Die dargestellten Berechnungen dienen ausschließlich der Orientierung und ersetzen keine individuelle Finanz- oder Rentenberatung.
Kann man vorzeitig in Rente gehen?
Entscheidend für die Beantwortung der Frage sind Ihr gewünschter Lebensstandard, Ihre regelmäßigen Ausgaben, das vorhandene Vermögen und das Einkommen, das später aus gesetzlicher Rente, einer Betriebsrente oder einer privaten Altersvorsorge zur Verfügung steht. Außerdem müssen Sie von Anfang an mögliche Steuern, Beiträge zur Kranken- und Pflegeversicherung und die Inflation berücksichtigen. Ein früher Ruhestand kann funktionieren, wenn Sie Ihren Bedarf realistisch berechnen und ausreichend Reserven einplanen.

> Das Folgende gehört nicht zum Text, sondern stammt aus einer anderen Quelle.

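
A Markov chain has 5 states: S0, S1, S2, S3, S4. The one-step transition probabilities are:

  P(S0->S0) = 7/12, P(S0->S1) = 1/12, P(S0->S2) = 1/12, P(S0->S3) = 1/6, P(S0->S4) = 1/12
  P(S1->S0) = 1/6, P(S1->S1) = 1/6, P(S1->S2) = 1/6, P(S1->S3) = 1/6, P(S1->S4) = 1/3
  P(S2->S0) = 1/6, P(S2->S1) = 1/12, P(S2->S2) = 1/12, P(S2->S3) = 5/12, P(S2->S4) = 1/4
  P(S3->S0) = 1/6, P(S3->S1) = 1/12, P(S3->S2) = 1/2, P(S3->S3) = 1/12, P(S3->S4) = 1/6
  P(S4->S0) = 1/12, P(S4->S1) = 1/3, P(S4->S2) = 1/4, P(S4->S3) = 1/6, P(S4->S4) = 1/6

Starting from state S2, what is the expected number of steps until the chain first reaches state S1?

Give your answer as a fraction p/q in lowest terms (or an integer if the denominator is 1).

Answer: 16872/2135

Derivation:
Let h_i = expected steps to first reach S1 from state i.
Boundary: h_S1 = 0.
First-step equations for the other states:
  h_S0 = 1 + 7/12*h_S0 + 1/12*h_S1 + 1/12*h_S2 + 1/6*h_S3 + 1/12*h_S4
  h_S2 = 1 + 1/6*h_S0 + 1/12*h_S1 + 1/12*h_S2 + 5/12*h_S3 + 1/4*h_S4
  h_S3 = 1 + 1/6*h_S0 + 1/12*h_S1 + 1/2*h_S2 + 1/12*h_S3 + 1/6*h_S4
  h_S4 = 1 + 1/12*h_S0 + 1/3*h_S1 + 1/4*h_S2 + 1/6*h_S3 + 1/6*h_S4

Substituting h_S1 = 0 and rearranging gives the linear system (I - Q) h = 1:
  [5/12, -1/12, -1/6, -1/12] . (h_S0, h_S2, h_S3, h_S4) = 1
  [-1/6, 11/12, -5/12, -1/4] . (h_S0, h_S2, h_S3, h_S4) = 1
  [-1/6, -1/2, 11/12, -1/6] . (h_S0, h_S2, h_S3, h_S4) = 1
  [-1/12, -1/4, -1/6, 5/6] . (h_S0, h_S2, h_S3, h_S4) = 1

Solving yields:
  h_S0 = 17916/2135
  h_S2 = 16872/2135
  h_S3 = 17124/2135
  h_S4 = 2568/427

Starting state is S2, so the expected hitting time is h_S2 = 16872/2135.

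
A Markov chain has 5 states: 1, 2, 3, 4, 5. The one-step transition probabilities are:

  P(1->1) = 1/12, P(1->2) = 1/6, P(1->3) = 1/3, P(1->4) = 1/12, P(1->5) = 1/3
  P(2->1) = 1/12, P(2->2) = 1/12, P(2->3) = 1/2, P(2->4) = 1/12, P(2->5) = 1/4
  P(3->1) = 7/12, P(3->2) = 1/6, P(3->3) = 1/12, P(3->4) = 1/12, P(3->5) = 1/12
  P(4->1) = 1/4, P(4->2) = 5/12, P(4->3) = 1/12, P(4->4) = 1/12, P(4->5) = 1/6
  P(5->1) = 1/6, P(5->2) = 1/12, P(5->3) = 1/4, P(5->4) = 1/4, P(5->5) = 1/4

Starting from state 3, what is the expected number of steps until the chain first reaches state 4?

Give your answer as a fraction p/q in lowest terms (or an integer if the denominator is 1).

Let h_i = expected steps to first reach 4 from state i.
Boundary: h_4 = 0.
First-step equations for the other states:
  h_1 = 1 + 1/12*h_1 + 1/6*h_2 + 1/3*h_3 + 1/12*h_4 + 1/3*h_5
  h_2 = 1 + 1/12*h_1 + 1/12*h_2 + 1/2*h_3 + 1/12*h_4 + 1/4*h_5
  h_3 = 1 + 7/12*h_1 + 1/6*h_2 + 1/12*h_3 + 1/12*h_4 + 1/12*h_5
  h_5 = 1 + 1/6*h_1 + 1/12*h_2 + 1/4*h_3 + 1/4*h_4 + 1/4*h_5

Substituting h_4 = 0 and rearranging gives the linear system (I - Q) h = 1:
  [11/12, -1/6, -1/3, -1/3] . (h_1, h_2, h_3, h_5) = 1
  [-1/12, 11/12, -1/2, -1/4] . (h_1, h_2, h_3, h_5) = 1
  [-7/12, -1/6, 11/12, -1/12] . (h_1, h_2, h_3, h_5) = 1
  [-1/6, -1/12, -1/4, 3/4] . (h_1, h_2, h_3, h_5) = 1

Solving yields:
  h_1 = 9900/1213
  h_2 = 10068/1213
  h_3 = 10212/1213
  h_5 = 8340/1213

Starting state is 3, so the expected hitting time is h_3 = 10212/1213.

Answer: 10212/1213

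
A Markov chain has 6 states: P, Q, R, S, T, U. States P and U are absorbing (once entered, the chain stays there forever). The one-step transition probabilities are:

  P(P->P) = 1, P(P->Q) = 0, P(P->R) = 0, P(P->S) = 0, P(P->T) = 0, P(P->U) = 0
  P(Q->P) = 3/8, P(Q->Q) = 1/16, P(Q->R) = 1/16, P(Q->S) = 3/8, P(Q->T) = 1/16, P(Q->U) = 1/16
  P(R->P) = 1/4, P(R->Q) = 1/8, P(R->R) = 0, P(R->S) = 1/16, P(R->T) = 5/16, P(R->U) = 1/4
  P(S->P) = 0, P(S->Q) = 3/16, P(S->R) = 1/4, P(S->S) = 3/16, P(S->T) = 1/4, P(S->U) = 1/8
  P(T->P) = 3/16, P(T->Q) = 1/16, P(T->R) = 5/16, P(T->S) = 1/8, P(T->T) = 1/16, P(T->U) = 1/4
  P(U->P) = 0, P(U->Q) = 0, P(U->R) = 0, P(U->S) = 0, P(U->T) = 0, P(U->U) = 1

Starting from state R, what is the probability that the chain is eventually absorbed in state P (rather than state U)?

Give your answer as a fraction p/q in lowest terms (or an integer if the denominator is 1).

Let a_i = P(absorbed in P | start in state i).
Boundary conditions: a_P = 1, a_U = 0.
For each transient state i, a_i = sum_j P(i->j) * a_j:
  a_Q = 3/8*a_P + 1/16*a_Q + 1/16*a_R + 3/8*a_S + 1/16*a_T + 1/16*a_U
  a_R = 1/4*a_P + 1/8*a_Q + 0*a_R + 1/16*a_S + 5/16*a_T + 1/4*a_U
  a_S = 0*a_P + 3/16*a_Q + 1/4*a_R + 3/16*a_S + 1/4*a_T + 1/8*a_U
  a_T = 3/16*a_P + 1/16*a_Q + 5/16*a_R + 1/8*a_S + 1/16*a_T + 1/4*a_U

Substituting a_P = 1 and a_U = 0, rearrange to (I - Q) a = r where r[i] = P(i -> P):
  [15/16, -1/16, -3/8, -1/16] . (a_Q, a_R, a_S, a_T) = 3/8
  [-1/8, 1, -1/16, -5/16] . (a_Q, a_R, a_S, a_T) = 1/4
  [-3/16, -1/4, 13/16, -1/4] . (a_Q, a_R, a_S, a_T) = 0
  [-1/16, -5/16, -1/8, 15/16] . (a_Q, a_R, a_S, a_T) = 3/16

Solving yields:
  a_Q = 2939/4556
  a_R = 1153/2278
  a_S = 2049/4556
  a_T = 2149/4556

Starting state is R, so the absorption probability is a_R = 1153/2278.

Answer: 1153/2278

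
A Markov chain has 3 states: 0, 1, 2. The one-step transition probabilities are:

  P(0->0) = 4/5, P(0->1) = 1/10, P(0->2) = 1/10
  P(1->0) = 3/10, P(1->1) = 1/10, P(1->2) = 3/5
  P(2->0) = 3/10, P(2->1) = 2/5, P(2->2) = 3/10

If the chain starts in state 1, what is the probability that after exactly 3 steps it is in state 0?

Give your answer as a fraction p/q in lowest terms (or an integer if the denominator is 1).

Computing P^3 by repeated multiplication:
P^1 =
  0: [4/5, 1/10, 1/10]
  1: [3/10, 1/10, 3/5]
  2: [3/10, 2/5, 3/10]
P^2 =
  0: [7/10, 13/100, 17/100]
  1: [9/20, 7/25, 27/100]
  2: [9/20, 19/100, 9/25]
P^3 =
  0: [13/20, 151/1000, 199/1000]
  1: [21/40, 181/1000, 147/500]
  2: [21/40, 26/125, 267/1000]

(P^3)[1 -> 0] = 21/40

Answer: 21/40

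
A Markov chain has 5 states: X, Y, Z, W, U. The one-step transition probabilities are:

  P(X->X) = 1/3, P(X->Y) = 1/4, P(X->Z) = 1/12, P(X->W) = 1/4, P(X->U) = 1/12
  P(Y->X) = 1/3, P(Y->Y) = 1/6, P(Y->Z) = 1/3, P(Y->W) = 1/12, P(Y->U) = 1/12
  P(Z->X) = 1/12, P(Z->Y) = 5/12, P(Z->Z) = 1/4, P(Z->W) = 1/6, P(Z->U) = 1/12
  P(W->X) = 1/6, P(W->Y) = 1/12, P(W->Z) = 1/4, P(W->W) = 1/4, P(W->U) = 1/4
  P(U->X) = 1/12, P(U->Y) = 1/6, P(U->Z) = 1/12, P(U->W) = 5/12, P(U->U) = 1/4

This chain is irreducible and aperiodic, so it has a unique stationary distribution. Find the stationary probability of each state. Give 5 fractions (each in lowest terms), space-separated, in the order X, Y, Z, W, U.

The stationary distribution satisfies pi = pi * P, i.e.:
  pi_X = 1/3*pi_X + 1/3*pi_Y + 1/12*pi_Z + 1/6*pi_W + 1/12*pi_U
  pi_Y = 1/4*pi_X + 1/6*pi_Y + 5/12*pi_Z + 1/12*pi_W + 1/6*pi_U
  pi_Z = 1/12*pi_X + 1/3*pi_Y + 1/4*pi_Z + 1/4*pi_W + 1/12*pi_U
  pi_W = 1/4*pi_X + 1/12*pi_Y + 1/6*pi_Z + 1/4*pi_W + 5/12*pi_U
  pi_U = 1/12*pi_X + 1/12*pi_Y + 1/12*pi_Z + 1/4*pi_W + 1/4*pi_U
with normalization: pi_X + pi_Y + pi_Z + pi_W + pi_U = 1.

Using the first 4 balance equations plus normalization, the linear system A*pi = b is:
  [-2/3, 1/3, 1/12, 1/6, 1/12] . pi = 0
  [1/4, -5/6, 5/12, 1/12, 1/6] . pi = 0
  [1/12, 1/3, -3/4, 1/4, 1/12] . pi = 0
  [1/4, 1/12, 1/6, -3/4, 5/12] . pi = 0
  [1, 1, 1, 1, 1] . pi = 1

Solving yields:
  pi_X = 2961/14218
  pi_Y = 1550/7109
  pi_Z = 1489/7109
  pi_W = 3131/14218
  pi_U = 1024/7109

Verification (pi * P):
  2961/14218*1/3 + 1550/7109*1/3 + 1489/7109*1/12 + 3131/14218*1/6 + 1024/7109*1/12 = 2961/14218 = pi_X  (ok)
  2961/14218*1/4 + 1550/7109*1/6 + 1489/7109*5/12 + 3131/14218*1/12 + 1024/7109*1/6 = 1550/7109 = pi_Y  (ok)
  2961/14218*1/12 + 1550/7109*1/3 + 1489/7109*1/4 + 3131/14218*1/4 + 1024/7109*1/12 = 1489/7109 = pi_Z  (ok)
  2961/14218*1/4 + 1550/7109*1/12 + 1489/7109*1/6 + 3131/14218*1/4 + 1024/7109*5/12 = 3131/14218 = pi_W  (ok)
  2961/14218*1/12 + 1550/7109*1/12 + 1489/7109*1/12 + 3131/14218*1/4 + 1024/7109*1/4 = 1024/7109 = pi_U  (ok)

Answer: 2961/14218 1550/7109 1489/7109 3131/14218 1024/7109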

Der frühe Ausstieg beginnt lange vor der gesetzlichen Rente
Aussteigen mit 55 heißt für die allermeisten Menschen nicht, dass die Rente sofort beginnt. Für Versicherte ab Jahrgang 1964 liegt die Regelaltersgrenze derzeit bei 67 Jahren. Wer mindestens 35 Versicherungsjahre erreicht, kann die Altersrente für langjährige Versicherte grundsätzlich vor der Regelaltersgrenze beziehen. Für Jahrgänge ab 1964 ist dies frühstens ab 63 Jahren möglich – allerdings mit dauerhaften Abschlägen: Für jeden vorgezogenen Monat fällt die Rente dauerhaft um 0,3 Prozent niedriger aus, maximal um 14,4 Prozent. Besonders langjährig Versicherte mit 45 Versicherungsjahren können nach aktueller Rechtslage ab 65 ohne Abschläge in den Ruhestand wechseln.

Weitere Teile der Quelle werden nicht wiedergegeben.